I joined the sizable cohort of international students at Université Jean Moulin in Lyon during the turbulent COVID pandemic, when the existence of such a program was under stress from a myriad of health and safety concerns. I think there’s interest in the idea that two very different viruses — COVID (real) and the travel bug (not real) — would exist in the same plane for me during that year.
The lens through which COVID asked that I perceived the world revealed so much about my global theme and challenge. In fact, it really redefined culture and politics by putting them into quotidian terms. For instance, the diversity of cultures within Europe, already a small sliver of global diversity, insists that culture isn’t an abstraction to be experienced for a few months by airplane, but instead a lens through which we define our own existence. At the risk of getting too metaphysical, I realized while abroad that a theme like culture and politics is more about how we name the world than it is about what that world superficially looks like.

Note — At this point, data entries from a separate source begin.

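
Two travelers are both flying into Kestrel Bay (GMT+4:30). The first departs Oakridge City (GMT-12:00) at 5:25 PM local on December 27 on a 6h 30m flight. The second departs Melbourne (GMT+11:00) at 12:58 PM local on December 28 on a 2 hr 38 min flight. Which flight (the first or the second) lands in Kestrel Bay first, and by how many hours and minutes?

Flight 1 in UTC: 5:25 PM + 12:00 = 5:25 AM on Dec 28.
+6 hours 30 minutes → arrive 11:55 AM UTC on Dec 28.
Flight 2 in UTC: 12:58 PM − 11:00 = 1:58 AM on Dec 28.
+2 hours 38 minutes → arrive 4:36 AM UTC on Dec 28.
Flight 2 lands earlier by 7 hours 19 minutes.

the second, by 7 hours 19 minutes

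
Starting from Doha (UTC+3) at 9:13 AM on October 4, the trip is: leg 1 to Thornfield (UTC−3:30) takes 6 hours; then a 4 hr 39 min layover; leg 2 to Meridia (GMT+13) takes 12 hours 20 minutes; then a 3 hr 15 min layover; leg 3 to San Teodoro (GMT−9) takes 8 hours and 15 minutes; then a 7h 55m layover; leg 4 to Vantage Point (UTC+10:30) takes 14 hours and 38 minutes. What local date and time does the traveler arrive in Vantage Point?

1:45 AM on October 7

Convert departure to UTC: 9:13 AM − 3:00 = 6:13 AM UTC on Oct 4.
Add 6 hours leg 1 → 12:13 PM UTC.
Add 4 hours and 39 minutes layover in Thornfield → 4:52 PM UTC.
Add 12 hours and 20 minutes leg 2 → 5:12 AM UTC (Oct 5).
Add 3 hours 15 minutes layover in Meridia → 8:27 AM UTC.
Add 8 hours and 15 minutes leg 3 → 4:42 PM UTC.
Add 7 hours and 55 minutes layover in San Teodoro → 12:37 AM UTC (Oct 6).
Add 14 hours 38 minutes leg 4 → 3:15 PM UTC.
Vantage Point is UTC+10:30, so local arrival = 3:15 PM + 10:30 = 1:45 AM on Oct 7.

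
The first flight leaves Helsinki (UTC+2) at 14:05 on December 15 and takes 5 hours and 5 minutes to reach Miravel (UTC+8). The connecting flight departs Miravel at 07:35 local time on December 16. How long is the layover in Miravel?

6 hours 25 minutes

Convert departure to UTC: 14:05 − 2:00 = 12:05 UTC on Dec 15.
Add 5 hours 5 minutes flight time → 17:10 UTC.
Miravel is UTC+8:00, so local arrival = 17:10 + 8:00 = 01:10 on Dec 16.
Layover = 07:35 − 01:10 = 6 hours 25 minutes.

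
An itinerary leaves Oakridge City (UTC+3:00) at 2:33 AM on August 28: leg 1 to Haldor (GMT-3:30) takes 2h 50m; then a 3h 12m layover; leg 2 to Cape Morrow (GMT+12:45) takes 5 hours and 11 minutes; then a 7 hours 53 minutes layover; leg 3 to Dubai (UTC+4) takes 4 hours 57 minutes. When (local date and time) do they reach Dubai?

3:36 AM on Aug 29

Convert departure to UTC: 2:33 AM − 3:00 = 11:33 PM UTC on Aug 27.
Add 2 hours 50 minutes leg 1 → 2:23 AM UTC (Aug 28).
Add 3 hours and 12 minutes layover in Haldor → 5:35 AM UTC.
Add 5 hours 11 minutes leg 2 → 10:46 AM UTC.
Add 7 hours and 53 minutes layover in Cape Morrow → 6:39 PM UTC.
Add 4 hours and 57 minutes leg 3 → 11:36 PM UTC.
Dubai is UTC+4:00, so local arrival = 11:36 PM + 4:00 = 3:36 AM on Aug 29.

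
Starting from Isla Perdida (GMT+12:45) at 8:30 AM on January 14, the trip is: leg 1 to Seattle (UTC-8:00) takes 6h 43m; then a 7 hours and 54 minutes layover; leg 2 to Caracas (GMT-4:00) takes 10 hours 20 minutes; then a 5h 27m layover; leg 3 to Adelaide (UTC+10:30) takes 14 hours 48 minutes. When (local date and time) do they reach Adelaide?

3:27 AM on January 16

Convert departure to UTC: 8:30 AM − 12:45 = 7:45 PM UTC on Jan 13.
Add 6 hours and 43 minutes leg 1 → 2:28 AM UTC (Jan 14).
Add 7 hours 54 minutes layover in Seattle → 10:22 AM UTC.
Add 10 hours and 20 minutes leg 2 → 8:42 PM UTC.
Add 5 hours and 27 minutes layover in Caracas → 2:09 AM UTC (Jan 15).
Add 14 hours 48 minutes leg 3 → 4:57 PM UTC.
Adelaide is UTC+10:30, so local arrival = 4:57 PM + 10:30 = 3:27 AM on Jan 16.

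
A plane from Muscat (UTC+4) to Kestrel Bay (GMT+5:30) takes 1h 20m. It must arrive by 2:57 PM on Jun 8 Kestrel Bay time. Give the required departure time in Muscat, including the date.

Target arrival in UTC: 2:57 PM − 5:30 = 9:27 AM on Jun 8.
Subtract 1 hour 20 minutes → departure 8:07 AM UTC on Jun 8.
Muscat is UTC+4:00: 8:07 AM + 4:00 = 12:07 PM on Jun 8.

12:07 PM on June 8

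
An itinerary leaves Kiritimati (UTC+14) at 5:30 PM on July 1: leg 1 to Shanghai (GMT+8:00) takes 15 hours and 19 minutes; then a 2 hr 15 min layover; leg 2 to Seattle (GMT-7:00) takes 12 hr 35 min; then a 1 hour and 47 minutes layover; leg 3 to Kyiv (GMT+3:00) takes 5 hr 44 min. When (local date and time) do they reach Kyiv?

8:10 PM on July 2

Convert departure to UTC: 5:30 PM − 14:00 = 3:30 AM UTC on Jul 1.
Add 15 hours 19 minutes leg 1 → 6:49 PM UTC.
Add 2 hours and 15 minutes layover in Shanghai → 9:04 PM UTC.
Add 12 hours 35 minutes leg 2 → 9:39 AM UTC (Jul 2).
Add 1 hour and 47 minutes layover in Seattle → 11:26 AM UTC.
Add 5 hours 44 minutes leg 3 → 5:10 PM UTC.
Kyiv is UTC+3:00, so local arrival = 5:10 PM + 3:00 = 8:10 PM on Jul 2.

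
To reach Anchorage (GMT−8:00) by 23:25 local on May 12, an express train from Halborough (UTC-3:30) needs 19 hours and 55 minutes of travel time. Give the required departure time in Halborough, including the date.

08:00 on May 12

Target arrival in UTC: 23:25 + 8:00 = 07:25 on May 13.
Subtract 19 hours 55 minutes → departure 11:30 UTC on May 12.
Halborough is UTC−3:30: 11:30 − 3:30 = 08:00 on May 12.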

The guiding principal for me right now is a ‘Yes – And’ : it’s the idea that two things can be true at once, and that there’s always a third truth next to them.

Naming the world for me began at the academic level. I sat among French students in classes on topics ranging from fundamental rights and liberties in European courts to medieval poetry in early France to the geomorphology of water-based landscapes in the time of climate change. Diversity is a word that comes up a lot when we talk about culture, and it certainly applies to academic culture as well as social culture. This diverse set of subjects affirms that the perspectives with which I approach my degrees are not mutually exclusive. I can look at the world from both a cultural and a political stance, from both a literary and a scientific stance, or from both a pragmatic and an abstract stance. Understanding academics in this way indicates that nothing exists in isolation, and that interdependence is the defining quality of global culture.

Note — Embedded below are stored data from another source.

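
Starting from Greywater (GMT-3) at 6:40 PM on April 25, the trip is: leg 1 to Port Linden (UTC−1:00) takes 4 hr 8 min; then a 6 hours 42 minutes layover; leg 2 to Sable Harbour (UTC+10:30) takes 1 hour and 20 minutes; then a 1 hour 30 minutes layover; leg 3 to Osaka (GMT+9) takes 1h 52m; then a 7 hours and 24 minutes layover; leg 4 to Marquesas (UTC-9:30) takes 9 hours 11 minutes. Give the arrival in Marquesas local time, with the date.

Convert departure to UTC: 6:40 PM + 3:00 = 9:40 PM UTC on Apr 25.
Add 4 hours 8 minutes leg 1 → 1:48 AM UTC (Apr 26).
Add 6 hours 42 minutes layover in Port Linden → 8:30 AM UTC.
Add 1 hour and 20 minutes leg 2 → 9:50 AM UTC.
Add 1 hour and 30 minutes layover in Sable Harbour → 11:20 AM UTC.
Add 1 hour 52 minutes leg 3 → 1:12 PM UTC.
Add 7 hours 24 minutes layover in Osaka → 8:36 PM UTC.
Add 9 hours 11 minutes leg 4 → 5:47 AM UTC (Apr 27).
Marquesas is UTC−9:30, so local arrival = 5:47 AM − 9:30 = 8:17 PM on Apr 26.

8:17 PM on April 26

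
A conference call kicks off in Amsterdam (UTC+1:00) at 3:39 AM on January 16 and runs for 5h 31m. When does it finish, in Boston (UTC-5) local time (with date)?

Convert start to UTC: 3:39 AM − 1:00 = 2:39 AM UTC on Jan 16.
Add 5 hours 31 minutes duration → 8:10 AM UTC.
Boston is UTC−5:00, so local end time = 8:10 AM − 5:00 = 3:10 AM on Jan 16.

3:10 AM on Jan 16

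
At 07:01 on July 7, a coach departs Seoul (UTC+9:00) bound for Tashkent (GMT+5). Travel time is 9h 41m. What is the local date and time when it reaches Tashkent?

Convert departure to UTC: 07:01 − 9:00 = 22:01 UTC on Jul 6.
Add 9 hours and 41 minutes travel time → 07:42 UTC (Jul 7).
Tashkent is UTC+5:00, so local arrival = 07:42 + 5:00 = 12:42 on Jul 7.

12:42 on July 7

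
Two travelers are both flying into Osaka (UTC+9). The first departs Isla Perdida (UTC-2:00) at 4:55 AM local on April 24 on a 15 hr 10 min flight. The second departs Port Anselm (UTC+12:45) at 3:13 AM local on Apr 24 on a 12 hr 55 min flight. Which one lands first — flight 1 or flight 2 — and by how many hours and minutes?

the second, by 18 hours 42 minutes

Flight 1 in UTC: 4:55 AM + 2:00 = 6:55 AM on Apr 24.
+15 hours 10 minutes → arrive 10:05 PM UTC on Apr 24.
Flight 2 in UTC: 3:13 AM − 12:45 = 2:28 PM on Apr 23.
+12 hours 55 minutes → arrive 3:23 AM UTC on Apr 24.
Flight 2 lands earlier by 18 hours 42 minutes.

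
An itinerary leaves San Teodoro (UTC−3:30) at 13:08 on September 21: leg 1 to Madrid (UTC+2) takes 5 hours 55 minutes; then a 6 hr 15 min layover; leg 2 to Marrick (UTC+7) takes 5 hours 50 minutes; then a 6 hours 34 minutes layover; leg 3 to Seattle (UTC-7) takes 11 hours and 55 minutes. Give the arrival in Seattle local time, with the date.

Convert departure to UTC: 13:08 + 3:30 = 16:38 UTC on Sep 21.
Add 5 hours 55 minutes leg 1 → 22:33 UTC.
Add 6 hours and 15 minutes layover in Madrid → 04:48 UTC (Sep 22).
Add 5 hours 50 minutes leg 2 → 10:38 UTC.
Add 6 hours 34 minutes layover in Marrick → 17:12 UTC.
Add 11 hours 55 minutes leg 3 → 05:07 UTC (Sep 23).
Seattle is UTC−7:00, so local arrival = 05:07 − 7:00 = 22:07 on Sep 22.

22:07 on September 22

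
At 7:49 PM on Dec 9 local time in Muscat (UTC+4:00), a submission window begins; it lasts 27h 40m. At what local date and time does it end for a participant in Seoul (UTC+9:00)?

4:29 AM on December 11

Seoul is 5:00 ahead of Muscat.
After 27 hours and 40 minutes it is 11:29 PM (Dec 10) in Muscat.
Shift by the zone difference: 11:29 PM + 5:00 = 4:29 AM on Dec 11 in Seoul.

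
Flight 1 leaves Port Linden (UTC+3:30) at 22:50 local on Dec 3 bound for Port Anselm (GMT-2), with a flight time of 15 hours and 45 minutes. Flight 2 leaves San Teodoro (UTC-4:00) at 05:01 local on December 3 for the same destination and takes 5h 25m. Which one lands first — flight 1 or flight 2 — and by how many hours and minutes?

the second, by 20 hours 39 minutes

Flight 1 in UTC: 22:50 − 3:30 = 19:20 on Dec 3.
+15 hours 45 minutes → arrive 11:05 UTC on Dec 4.
Flight 2 in UTC: 05:01 + 4:00 = 09:01 on Dec 3.
+5 hours 25 minutes → arrive 14:26 UTC on Dec 3.
Flight 2 lands earlier by 20 hours 39 minutes.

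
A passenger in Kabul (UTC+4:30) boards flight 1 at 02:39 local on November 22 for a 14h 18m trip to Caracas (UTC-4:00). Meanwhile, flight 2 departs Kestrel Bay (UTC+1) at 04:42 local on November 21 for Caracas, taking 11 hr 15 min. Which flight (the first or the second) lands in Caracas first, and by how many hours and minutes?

Flight 1 in UTC: 02:39 − 4:30 = 22:09 on Nov 21.
+14 hours and 18 minutes → arrive 12:27 UTC on Nov 22.
Flight 2 in UTC: 04:42 − 1:00 = 03:42 on Nov 21.
+11 hours 15 minutes → arrive 14:57 UTC on Nov 21.
Flight 2 lands earlier by 21 hours 30 minutes.

the second, by 21 hours 30 minutes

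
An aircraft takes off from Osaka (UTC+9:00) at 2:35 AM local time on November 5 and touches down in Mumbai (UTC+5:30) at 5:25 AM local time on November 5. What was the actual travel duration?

6 hours 20 minutes

Mumbai is 3:30 behind Osaka.
Clock-face elapsed time (ignoring zones) is 2 hours 50 minutes.
Actual elapsed = 2 hours 50 minutes + 3:30 = 6 hours 20 minutes.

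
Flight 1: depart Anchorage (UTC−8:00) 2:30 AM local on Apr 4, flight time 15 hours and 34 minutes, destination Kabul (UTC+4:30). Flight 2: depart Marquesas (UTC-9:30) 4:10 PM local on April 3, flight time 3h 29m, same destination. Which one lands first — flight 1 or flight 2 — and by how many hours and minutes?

Flight 1 in UTC: 2:30 AM + 8:00 = 10:30 AM on Apr 4.
+15 hours and 34 minutes → arrive 2:04 AM UTC on Apr 5.
Flight 2 in UTC: 4:10 PM + 9:30 = 1:40 AM on Apr 4.
+3 hours and 29 minutes → arrive 5:09 AM UTC on Apr 4.
Flight 2 lands earlier by 20 hours 55 minutes.

the second, by 20 hours 55 minutes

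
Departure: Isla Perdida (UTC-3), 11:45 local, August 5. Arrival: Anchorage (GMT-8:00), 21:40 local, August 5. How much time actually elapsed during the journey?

Departure in UTC: 11:45 + 3:00 = 14:45 on Aug 5.
Arrival in UTC: 21:40 + 8:00 = 05:40 on Aug 6.
Elapsed = 05:40 − 14:45 (+1 day) = 14 hours 55 minutes.

14 hours 55 minutes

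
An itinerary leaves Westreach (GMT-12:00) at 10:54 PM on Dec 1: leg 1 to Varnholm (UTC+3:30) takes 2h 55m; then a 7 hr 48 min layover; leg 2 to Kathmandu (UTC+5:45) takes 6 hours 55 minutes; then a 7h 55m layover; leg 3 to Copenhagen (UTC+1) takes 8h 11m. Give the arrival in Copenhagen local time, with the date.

9:38 PM on December 3

Convert departure to UTC: 10:54 PM + 12:00 = 10:54 AM UTC on Dec 2.
Add 2 hours 55 minutes leg 1 → 1:49 PM UTC.
Add 7 hours and 48 minutes layover in Varnholm → 9:37 PM UTC.
Add 6 hours 55 minutes leg 2 → 4:32 AM UTC (Dec 3).
Add 7 hours 55 minutes layover in Kathmandu → 12:27 PM UTC.
Add 8 hours 11 minutes leg 3 → 8:38 PM UTC.
Copenhagen is UTC+1:00, so local arrival = 8:38 PM + 1:00 = 9:38 PM on Dec 3.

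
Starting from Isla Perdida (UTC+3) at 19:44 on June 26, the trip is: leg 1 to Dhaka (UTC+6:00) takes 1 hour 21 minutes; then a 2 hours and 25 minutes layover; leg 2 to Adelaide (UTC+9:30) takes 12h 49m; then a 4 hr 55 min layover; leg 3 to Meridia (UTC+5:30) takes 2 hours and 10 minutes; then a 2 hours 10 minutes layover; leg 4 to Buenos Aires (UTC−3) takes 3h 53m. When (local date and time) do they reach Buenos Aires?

Convert departure to UTC: 19:44 − 3:00 = 16:44 UTC on Jun 26.
Add 1 hour and 21 minutes leg 1 → 18:05 UTC.
Add 2 hours and 25 minutes layover in Dhaka → 20:30 UTC.
Add 12 hours 49 minutes leg 2 → 09:19 UTC (Jun 27).
Add 4 hours and 55 minutes layover in Adelaide → 14:14 UTC.
Add 2 hours 10 minutes leg 3 → 16:24 UTC.
Add 2 hours 10 minutes layover in Meridia → 18:34 UTC.
Add 3 hours and 53 minutes leg 4 → 22:27 UTC.
Buenos Aires is UTC−3:00, so local arrival = 22:27 − 3:00 = 19:27 on Jun 27.

19:27 on Jun 27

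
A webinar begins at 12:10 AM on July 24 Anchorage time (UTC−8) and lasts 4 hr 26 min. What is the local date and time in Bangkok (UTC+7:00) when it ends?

Convert start to UTC: 12:10 AM + 8:00 = 8:10 AM UTC on Jul 24.
Add 4 hours 26 minutes duration → 12:36 PM UTC.
Bangkok is UTC+7:00, so local end time = 12:36 PM + 7:00 = 7:36 PM on Jul 24.

7:36 PM on July 24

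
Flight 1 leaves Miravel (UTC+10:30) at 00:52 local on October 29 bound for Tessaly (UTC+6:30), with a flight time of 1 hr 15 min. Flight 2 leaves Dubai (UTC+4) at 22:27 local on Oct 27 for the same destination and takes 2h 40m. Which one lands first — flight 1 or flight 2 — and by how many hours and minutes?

the second, by 18 hours 30 minutes

Flight 1 in UTC: 00:52 − 10:30 = 14:22 on Oct 28.
+1 hour and 15 minutes → arrive 15:37 UTC on Oct 28.
Flight 2 in UTC: 22:27 − 4:00 = 18:27 on Oct 27.
+2 hours and 40 minutes → arrive 21:07 UTC on Oct 27.
Flight 2 lands earlier by 18 hours 30 minutes.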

Naming the world continued and found its peak impact for me while travelling. This is where diversity in the classic sense returns, as I started to think of seemingly distinct countries like Finland, Tunisia, Malta, and so many others in terms of their interdependence. Oftentimes, though, I’ve been surprised by how pervasive that interdependence can be. In an example, a pastry vendor in Marrakech, Morocco, related to my travel friends and I that he used to work in the tourism industry, directing visitors to popular attractions around this part of north-western Africa. During COVID, when travel declined, that business practically dried up. In order to remain economically afloat, he pivoted to baking as a (hopefully) temporary position to support his family. It’s startling that we all experienced the COVID pandemic in very diverse ways, but more importantly that our personal privileges dictated how severely we were each impacted.

More profoundly, the way we each pivot during stressful moments is so indicative of how we have learned to name the world. It’s overly simplistic, but I like the sentiment that we are all just piles of organs trying to make correct decisions.
As I transition back into a more ‘stationary’ education here at UM, I continue to think about the uniqueness of those two viruses existing simultaneously. The globe is stocked with ‘Yes – And’s. I hope that I can let multiple truths exist together, and that I can let them guide my evolutive naming of the world.